Lastly, the defendant claims that his counsel was ineffective for failing to file discovery motions. Again, the record shows otherwise. His trial counsel filed a motion for disclosure of the surveillance location and also a motion for disclosure of the drug analyst's notes. Additionally, the defendant presents only his self-serving affidavit to support his claim, which the judge was not required to credit. See Wheeler, supra.
4. Denial of confrontation. Finally, the defendant claims that his right to confrontation was violated because drug analysis certificates were introduced at his trial without accompanying testimony from the analyst, in violation of Melendez–Diaz v. Massachusetts, 557 U.S. 305 (2009) ( Melendez–Diaz I ). Even so, the defendant cannot avail himself of Melendez–Diaz I. See Commonwealth v. Melendez–Diaz, 460 Mass. 238, 239–240 (2011) ( Melendez–Diaz II ).
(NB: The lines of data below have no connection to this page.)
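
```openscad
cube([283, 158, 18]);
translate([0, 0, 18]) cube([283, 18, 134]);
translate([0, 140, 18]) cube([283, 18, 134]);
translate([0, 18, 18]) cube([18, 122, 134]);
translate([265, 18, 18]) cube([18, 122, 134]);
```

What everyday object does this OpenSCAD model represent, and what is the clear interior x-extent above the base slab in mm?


An open box. The internal width is 247 mm.

A 283×158 base slab with four walls standing on it — an open box. The base is 283 mm wide and the walls are 18 mm thick, so the internal width is 283 − 2 × 18 = 247 mm.


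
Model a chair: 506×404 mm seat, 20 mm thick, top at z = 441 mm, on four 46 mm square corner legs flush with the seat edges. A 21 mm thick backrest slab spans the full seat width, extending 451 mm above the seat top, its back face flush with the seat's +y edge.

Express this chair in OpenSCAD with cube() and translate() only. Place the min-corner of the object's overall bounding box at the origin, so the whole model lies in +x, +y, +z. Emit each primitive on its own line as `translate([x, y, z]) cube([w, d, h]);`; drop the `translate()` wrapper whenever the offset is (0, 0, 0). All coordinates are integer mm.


translate([0, 0, 421]) cube([506, 404, 20]);
cube([46, 46, 421]);
translate([460, 0, 0]) cube([46, 46, 421]);
translate([0, 358, 0]) cube([46, 46, 421]);
translate([460, 358, 0]) cube([46, 46, 421]);
translate([0, 383, 441]) cube([506, 21, 451]);


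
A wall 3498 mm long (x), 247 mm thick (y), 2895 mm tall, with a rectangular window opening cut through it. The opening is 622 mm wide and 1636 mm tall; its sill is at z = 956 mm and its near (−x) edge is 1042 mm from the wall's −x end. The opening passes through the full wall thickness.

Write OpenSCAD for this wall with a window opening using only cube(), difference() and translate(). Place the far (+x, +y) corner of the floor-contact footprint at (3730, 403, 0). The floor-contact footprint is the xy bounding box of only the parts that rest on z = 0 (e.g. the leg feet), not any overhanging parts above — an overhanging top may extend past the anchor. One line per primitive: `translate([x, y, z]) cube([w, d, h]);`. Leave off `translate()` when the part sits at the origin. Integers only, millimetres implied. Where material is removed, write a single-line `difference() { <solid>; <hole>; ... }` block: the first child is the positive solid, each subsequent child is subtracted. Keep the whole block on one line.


difference() { translate([232, 156, 0]) cube([3498, 247, 2895]); translate([1274, 156, 956]) cube([622, 247, 1636]); }


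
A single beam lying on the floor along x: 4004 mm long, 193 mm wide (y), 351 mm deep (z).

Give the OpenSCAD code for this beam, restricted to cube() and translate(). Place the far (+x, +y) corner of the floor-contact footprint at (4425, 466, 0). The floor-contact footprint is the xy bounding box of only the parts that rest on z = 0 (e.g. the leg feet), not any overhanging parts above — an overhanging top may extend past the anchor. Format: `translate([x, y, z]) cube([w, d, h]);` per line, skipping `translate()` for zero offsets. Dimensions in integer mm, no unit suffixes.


translate([421, 273, 0]) cube([4004, 193, 351]);


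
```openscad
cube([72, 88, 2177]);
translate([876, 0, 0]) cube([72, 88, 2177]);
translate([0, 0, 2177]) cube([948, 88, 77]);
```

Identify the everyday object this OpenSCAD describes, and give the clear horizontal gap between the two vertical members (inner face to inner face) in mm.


A door frame. The clear opening width is 804 mm.

Two 2177 mm tall posts with a header on top — a door frame. The left jamb is 72 mm wide at x = 0; the right jamb starts at x = 876. The clear opening is 876 − 72 = 804 mm.


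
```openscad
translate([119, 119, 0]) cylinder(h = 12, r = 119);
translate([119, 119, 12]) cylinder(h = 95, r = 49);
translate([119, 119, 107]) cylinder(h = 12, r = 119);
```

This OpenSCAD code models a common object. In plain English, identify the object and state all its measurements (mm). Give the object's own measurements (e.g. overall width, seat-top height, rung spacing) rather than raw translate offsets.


A spool: two coaxial disc flanges of radius 119 mm and thickness 12 mm, joined by a core cylinder of radius 49 mm and height 95 mm. The lower flange rests on z = 0 and the three cylinders share a vertical axis.


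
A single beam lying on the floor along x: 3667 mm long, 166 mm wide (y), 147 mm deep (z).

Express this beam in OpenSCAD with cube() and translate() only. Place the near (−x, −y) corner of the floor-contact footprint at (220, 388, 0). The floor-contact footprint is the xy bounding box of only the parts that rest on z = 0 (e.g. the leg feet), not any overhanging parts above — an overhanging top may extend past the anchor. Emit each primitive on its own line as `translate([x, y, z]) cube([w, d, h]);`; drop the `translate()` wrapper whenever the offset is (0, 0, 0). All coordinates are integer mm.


translate([220, 388, 0]) cube([3667, 166, 147]);


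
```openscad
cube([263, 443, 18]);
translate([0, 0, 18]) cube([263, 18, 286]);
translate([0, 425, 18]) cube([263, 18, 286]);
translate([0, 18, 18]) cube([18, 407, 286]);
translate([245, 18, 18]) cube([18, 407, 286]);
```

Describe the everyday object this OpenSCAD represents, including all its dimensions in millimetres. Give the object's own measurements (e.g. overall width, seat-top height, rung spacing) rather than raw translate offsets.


An open-topped rectangular box: outside dimensions 263×443×304 mm, with a uniform wall and base thickness of 18 mm. The base is a full 263×443 slab on the floor; four walls sit on top of the base. The front and back walls (the −y and +y sides) span the full width; the two side walls fit between them.


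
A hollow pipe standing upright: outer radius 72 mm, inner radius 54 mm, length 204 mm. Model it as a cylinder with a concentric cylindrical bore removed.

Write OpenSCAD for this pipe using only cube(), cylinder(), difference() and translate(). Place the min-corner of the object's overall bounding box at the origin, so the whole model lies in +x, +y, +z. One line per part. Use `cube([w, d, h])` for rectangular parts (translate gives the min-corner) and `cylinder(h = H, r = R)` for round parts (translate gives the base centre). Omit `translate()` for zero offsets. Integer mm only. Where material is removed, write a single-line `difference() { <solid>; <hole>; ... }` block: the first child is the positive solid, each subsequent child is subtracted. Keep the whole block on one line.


difference() { translate([72, 72, 0]) cylinder(h = 204, r = 72); translate([72, 72, 0]) cylinder(h = 204, r = 54); }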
In Melendez–Diaz II, the Supreme Judicial Court concluded that Melendez–Diaz I was not retroactive, and thus not available to defendants whose convictions became final before Melendez–Diaz I issued. Ibid. Here, the defendant's conviction became final in 2000, more than nine years before the decision in Melendez–Diaz I.
Order denying second motion for new trial, as supplemented, affirmed.